Chang Kun making a speech during a community meeting in 2012 (image: courtesy Chang Kun)
Yet Chang says he is not always able to provide a solution that works. He still remembers a woman in Henan province that he feels he failed to help, who was accidentally infected during blood donation and then became an HIV activist. Her middle school-aged daughter still refused to accept her.
“[She told me,] ‘You’re so disgusting and make me miserable,’” Chang recalls his client saying before she died.
Chang and his team visited her once every two weeks for more than a year, trying to talk her out of her prejudice and make peace between mother and daughter. Yet until the day her mother died in 2015, she still did not understand.

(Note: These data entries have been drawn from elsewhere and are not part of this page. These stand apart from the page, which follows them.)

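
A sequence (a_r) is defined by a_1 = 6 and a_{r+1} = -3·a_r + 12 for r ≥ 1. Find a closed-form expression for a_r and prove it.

Computing the first terms: a_1 = 6, a_2 = -6, a_3 = 30. This suggests a_r = -(-3)^r + 3.
Base case (r = 1): the formula gives 6 = 6 = a_1.
Suppose the result is true for r = k, so a_k = -(-3)^k + 3.
Then a_{k+1} = -3·a_k + 12 = -3·(-(-3)^k + 3) + 12 = -(-3)^(k + 1) + 3,
which is the claimed formula at r = k+1.
By induction, the statement is established for all r ≥ 1.

a_r = -(-3)^r + 3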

“Unless she left her social environment,” says Chang, “there was nothing else we could do.”
Though rising cases have arguably made these services more necessary, times are tough for such enterprises. Chang says that he has started a side business to support his wife and two little sons, as he is running out of funds. “If possible, I’d love to fully concentrate on this work,” he says with a sigh.
Even calls to the hotline have gone down, with barely a hundred per year compared to the thousands he would get in years past. Chang suspects that this is partly because as more legal cases related to HIV/AIDS have made national headlines, public awareness has also increased. (Chang also published a book entitled 100 Questions on AIDS-Related Rights Protection in 2015, which he says may also account for a drop in calls.) Yet he hopes that he can make more use of his specialty in the near future.
Paralleling the higher testing rates and more open dialogue around HIV/AIDS in China, the efforts of people like Chang, Sui, and Tan are fighting to ensure sexual and legal protection is transmitted onto the next generation — and that in the not-so-distant future, the HIV/AIDS curve may be flattened for good.